When invited to return to our house, the military escort officer, the
sergeant and his men complied with only slight surprise. At the house,
the dining table was laden with food brought by friends and family. A
buffet luncheon ensued. There were stories, and laughter, and tears.
It ended with popping Champagne corks.

Mother gave the toast, "God bless Rusty," she said.

Cards were arriving in the mail. Some were Christmas cards, some were
condolence cards and some were 50th wedding anniversary cards. Dad had
died on the evening of that important event.

"What about a tree?" Mother wanted to know. I said I didn't feel like
putting one up, but I knew that dad would want us to soldier on. "He'd
have a fit if we didn't." was Mother's response to that. So we decided
on a small one.

I was just putting the last of the ornaments in place when the UPS
truck stopped in front of the house. A very large box, shipped from a
Kansas City department store, was delivered to the door. I signed for
it and brought it inside.

"What on earth?" Mom said.

"Dunno," I replied and began to open it. From his deathbed, dad had
contacted a personal shopper. Orders were given and complied with.
After church on Christmas eve we sat near the tree, opening gifts from
a dead man. The love that conquers death warmed my heart then.

It warms it still.

This is the hope we have - that the Love of God in Christ conquers death and frees us to become the people of God. That in this birth we are renewed in that love.

Children know it - they know that kisses make things well. Even at their worst they can suddenly turn to us and say "I love you." One little boy came to the altar one Christmas with his palms up to receive communion -- he had "I love" on one palm and "You" on the other - all neatly written upside down so it would be readable to the one giving him communion.
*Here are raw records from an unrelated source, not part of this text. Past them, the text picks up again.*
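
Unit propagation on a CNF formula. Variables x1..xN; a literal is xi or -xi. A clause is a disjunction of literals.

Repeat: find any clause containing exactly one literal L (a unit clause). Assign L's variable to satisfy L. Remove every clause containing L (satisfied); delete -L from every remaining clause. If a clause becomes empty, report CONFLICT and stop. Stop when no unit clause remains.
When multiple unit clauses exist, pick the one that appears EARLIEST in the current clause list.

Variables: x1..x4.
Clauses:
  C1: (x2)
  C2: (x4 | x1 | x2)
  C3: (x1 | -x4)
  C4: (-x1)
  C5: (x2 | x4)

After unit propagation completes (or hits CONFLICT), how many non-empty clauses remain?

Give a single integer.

Answer: 0

Derivation:
unit clause [2] forces x2=T; simplify:
  satisfied 3 clause(s); 2 remain; assigned so far: [2]
unit clause [-1] forces x1=F; simplify:
  drop 1 from [1, -4] -> [-4]
  satisfied 1 clause(s); 1 remain; assigned so far: [1, 2]
unit clause [-4] forces x4=F; simplify:
  satisfied 1 clause(s); 0 remain; assigned so far: [1, 2, 4]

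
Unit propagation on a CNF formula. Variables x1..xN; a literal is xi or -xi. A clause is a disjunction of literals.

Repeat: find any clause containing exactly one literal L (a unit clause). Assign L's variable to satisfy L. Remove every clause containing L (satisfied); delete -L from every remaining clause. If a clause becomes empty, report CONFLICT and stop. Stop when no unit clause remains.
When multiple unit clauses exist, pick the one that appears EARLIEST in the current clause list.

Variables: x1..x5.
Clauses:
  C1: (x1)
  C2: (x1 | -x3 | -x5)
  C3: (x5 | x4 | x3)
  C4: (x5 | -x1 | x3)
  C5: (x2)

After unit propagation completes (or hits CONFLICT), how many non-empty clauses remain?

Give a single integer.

Answer: 2

Derivation:
unit clause [1] forces x1=T; simplify:
  drop -1 from [5, -1, 3] -> [5, 3]
  satisfied 2 clause(s); 3 remain; assigned so far: [1]
unit clause [2] forces x2=T; simplify:
  satisfied 1 clause(s); 2 remain; assigned so far: [1, 2]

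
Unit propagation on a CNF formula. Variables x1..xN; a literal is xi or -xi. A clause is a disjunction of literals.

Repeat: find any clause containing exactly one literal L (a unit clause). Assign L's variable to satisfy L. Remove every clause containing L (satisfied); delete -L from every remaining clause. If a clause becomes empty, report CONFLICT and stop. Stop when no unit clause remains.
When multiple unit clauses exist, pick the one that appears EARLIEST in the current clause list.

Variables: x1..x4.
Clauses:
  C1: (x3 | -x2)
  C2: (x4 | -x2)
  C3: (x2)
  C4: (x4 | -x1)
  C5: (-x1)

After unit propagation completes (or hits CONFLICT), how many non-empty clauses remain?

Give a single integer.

Answer: 0

Derivation:
unit clause [2] forces x2=T; simplify:
  drop -2 from [3, -2] -> [3]
  drop -2 from [4, -2] -> [4]
  satisfied 1 clause(s); 4 remain; assigned so far: [2]
unit clause [3] forces x3=T; simplify:
  satisfied 1 clause(s); 3 remain; assigned so far: [2, 3]
unit clause [4] forces x4=T; simplify:
  satisfied 2 clause(s); 1 remain; assigned so far: [2, 3, 4]
unit clause [-1] forces x1=F; simplify:
  satisfied 1 clause(s); 0 remain; assigned so far: [1, 2, 3, 4]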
He knew what it was all about. That's it - simple.

As Christina Rossetti says in the words to our hymn #84

Love came down at Christmas,
Love all lovely, love divine;
Love was born at Christmas,
Star and angels gave the sign.

Worship we the Godhead,
Love incarnate, love divine;
Worship we our Jesus:
But wherewith for sacred sign?

Love shall be our token,
Love shall be yours and love be mine,
Love to God and neighbor,
Love for plea and gift and sign.

Or as Fra Giovanni, wrote in 1513:
No heaven can come to us unless our hearts can find rest in today…
No peace lies in the future which is not hidden in this present little instant.
Take Peace!
The gloom of the world is but a shadow.
Behind it yet within our reach is Joy.
There is radiance and glory in the darkness,
could we but see and to see we have only to look.
Life is so generous a giver, but we, judging its gifts by their covering,
cast them away as ugly or heavy or hard.
Remove the covering and you will find it a living splendor,
woven in love, by wisdom, with power.
Welcome it, grasp it, and you touch the Angel's hand that brings it to you.
Life is so full of Meaning and Purpose, so full of Beauty -
beneath its covering -
that you will find earth but cloaks your heaven.
Courage then to claim it: that is all!
And so, at this Christmastime, we greet you.
Not quite as the world sends greetings,
but with profound esteem
and with the prayer that for you now and forever,
the day breaks, and the shadows flee away.
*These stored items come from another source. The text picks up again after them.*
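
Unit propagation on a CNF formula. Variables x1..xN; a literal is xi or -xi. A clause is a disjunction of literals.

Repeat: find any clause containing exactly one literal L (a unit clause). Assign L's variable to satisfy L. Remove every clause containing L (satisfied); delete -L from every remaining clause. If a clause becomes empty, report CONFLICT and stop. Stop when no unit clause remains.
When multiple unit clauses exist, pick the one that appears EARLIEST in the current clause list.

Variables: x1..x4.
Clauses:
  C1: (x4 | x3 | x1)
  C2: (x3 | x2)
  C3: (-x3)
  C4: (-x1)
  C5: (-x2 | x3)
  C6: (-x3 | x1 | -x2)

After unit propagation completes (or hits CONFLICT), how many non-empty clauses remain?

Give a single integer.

Answer: 2

Derivation:
unit clause [-3] forces x3=F; simplify:
  drop 3 from [4, 3, 1] -> [4, 1]
  drop 3 from [3, 2] -> [2]
  drop 3 from [-2, 3] -> [-2]
  satisfied 2 clause(s); 4 remain; assigned so far: [3]
unit clause [2] forces x2=T; simplify:
  drop -2 from [-2] -> [] (empty!)
  satisfied 1 clause(s); 3 remain; assigned so far: [2, 3]
CONFLICT (empty clause)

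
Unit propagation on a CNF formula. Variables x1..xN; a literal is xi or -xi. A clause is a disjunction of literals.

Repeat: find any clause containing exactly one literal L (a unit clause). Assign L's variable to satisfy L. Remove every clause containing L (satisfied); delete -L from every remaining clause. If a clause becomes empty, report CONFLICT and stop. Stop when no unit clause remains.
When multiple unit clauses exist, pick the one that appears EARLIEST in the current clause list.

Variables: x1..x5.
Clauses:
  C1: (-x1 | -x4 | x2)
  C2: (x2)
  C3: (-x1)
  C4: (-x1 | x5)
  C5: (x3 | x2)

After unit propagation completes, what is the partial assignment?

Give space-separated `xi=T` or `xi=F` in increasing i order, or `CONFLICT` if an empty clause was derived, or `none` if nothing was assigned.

Answer: x1=F x2=T

Derivation:
unit clause [2] forces x2=T; simplify:
  satisfied 3 clause(s); 2 remain; assigned so far: [2]
unit clause [-1] forces x1=F; simplify:
  satisfied 2 clause(s); 0 remain; assigned so far: [1, 2]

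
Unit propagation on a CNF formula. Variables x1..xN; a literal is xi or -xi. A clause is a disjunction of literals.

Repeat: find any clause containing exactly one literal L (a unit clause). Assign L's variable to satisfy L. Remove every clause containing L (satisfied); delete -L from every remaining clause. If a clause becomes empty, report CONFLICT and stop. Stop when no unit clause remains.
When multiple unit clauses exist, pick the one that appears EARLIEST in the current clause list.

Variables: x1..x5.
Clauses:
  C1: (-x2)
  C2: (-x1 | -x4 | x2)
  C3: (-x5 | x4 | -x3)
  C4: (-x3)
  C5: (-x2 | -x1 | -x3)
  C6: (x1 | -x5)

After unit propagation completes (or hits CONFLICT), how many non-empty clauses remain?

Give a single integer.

unit clause [-2] forces x2=F; simplify:
  drop 2 from [-1, -4, 2] -> [-1, -4]
  satisfied 2 clause(s); 4 remain; assigned so far: [2]
unit clause [-3] forces x3=F; simplify:
  satisfied 2 clause(s); 2 remain; assigned so far: [2, 3]

Answer: 2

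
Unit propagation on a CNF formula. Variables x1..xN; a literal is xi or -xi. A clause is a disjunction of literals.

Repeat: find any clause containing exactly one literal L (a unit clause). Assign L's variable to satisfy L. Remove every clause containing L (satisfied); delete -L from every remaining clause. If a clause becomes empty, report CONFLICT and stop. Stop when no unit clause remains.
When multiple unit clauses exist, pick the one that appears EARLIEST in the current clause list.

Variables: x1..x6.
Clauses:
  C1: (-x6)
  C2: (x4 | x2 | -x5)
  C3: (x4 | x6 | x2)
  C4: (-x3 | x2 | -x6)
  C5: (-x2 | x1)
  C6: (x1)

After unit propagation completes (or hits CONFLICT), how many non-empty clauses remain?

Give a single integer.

unit clause [-6] forces x6=F; simplify:
  drop 6 from [4, 6, 2] -> [4, 2]
  satisfied 2 clause(s); 4 remain; assigned so far: [6]
unit clause [1] forces x1=T; simplify:
  satisfied 2 clause(s); 2 remain; assigned so far: [1, 6]

Answer: 2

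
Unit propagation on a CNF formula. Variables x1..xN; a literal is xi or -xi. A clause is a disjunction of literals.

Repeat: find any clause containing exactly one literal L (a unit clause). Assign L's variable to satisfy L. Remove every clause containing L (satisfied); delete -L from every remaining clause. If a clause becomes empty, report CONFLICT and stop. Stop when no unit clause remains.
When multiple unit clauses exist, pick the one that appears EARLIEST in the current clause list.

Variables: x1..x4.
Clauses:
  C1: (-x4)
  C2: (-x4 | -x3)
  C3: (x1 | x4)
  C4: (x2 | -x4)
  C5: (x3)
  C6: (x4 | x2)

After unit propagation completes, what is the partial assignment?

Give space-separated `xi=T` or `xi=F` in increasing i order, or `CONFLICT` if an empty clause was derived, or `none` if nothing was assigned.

unit clause [-4] forces x4=F; simplify:
  drop 4 from [1, 4] -> [1]
  drop 4 from [4, 2] -> [2]
  satisfied 3 clause(s); 3 remain; assigned so far: [4]
unit clause [1] forces x1=T; simplify:
  satisfied 1 clause(s); 2 remain; assigned so far: [1, 4]
unit clause [3] forces x3=T; simplify:
  satisfied 1 clause(s); 1 remain; assigned so far: [1, 3, 4]
unit clause [2] forces x2=T; simplify:
  satisfied 1 clause(s); 0 remain; assigned so far: [1, 2, 3, 4]

Answer: x1=T x2=T x3=T x4=F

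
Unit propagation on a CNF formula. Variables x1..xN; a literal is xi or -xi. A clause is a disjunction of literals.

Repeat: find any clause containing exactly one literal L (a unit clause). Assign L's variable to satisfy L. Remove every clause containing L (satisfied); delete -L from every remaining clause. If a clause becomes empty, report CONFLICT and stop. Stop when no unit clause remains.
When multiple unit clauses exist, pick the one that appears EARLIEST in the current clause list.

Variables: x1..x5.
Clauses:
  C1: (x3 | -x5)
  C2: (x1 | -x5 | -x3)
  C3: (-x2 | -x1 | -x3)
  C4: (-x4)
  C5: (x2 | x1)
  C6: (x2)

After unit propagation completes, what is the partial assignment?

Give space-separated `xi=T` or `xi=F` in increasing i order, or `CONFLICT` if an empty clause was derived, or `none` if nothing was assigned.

unit clause [-4] forces x4=F; simplify:
  satisfied 1 clause(s); 5 remain; assigned so far: [4]
unit clause [2] forces x2=T; simplify:
  drop -2 from [-2, -1, -3] -> [-1, -3]
  satisfied 2 clause(s); 3 remain; assigned so far: [2, 4]

Answer: x2=T x4=F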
So why do we come? We come, once again - to have our hope restored, to enter into another year, to know the One who enters our lives, walks the journey with us, and loves us beyond all knowing.

3 comments:

kehf said...

You made me cry!

Eileen said...

Ann+ - What a beautiful tribute to your dad!

Christmas is a very tough season for lots of people. Birth and death all commingled. Jesus shines the light for those who try to see it - even through the darkest times.

And thanks for checking out my blog. I've added you to my blog roll!

Ann said...

Thanks for reading - it is a story of my friend's dad - but it is an amazing story of father-love.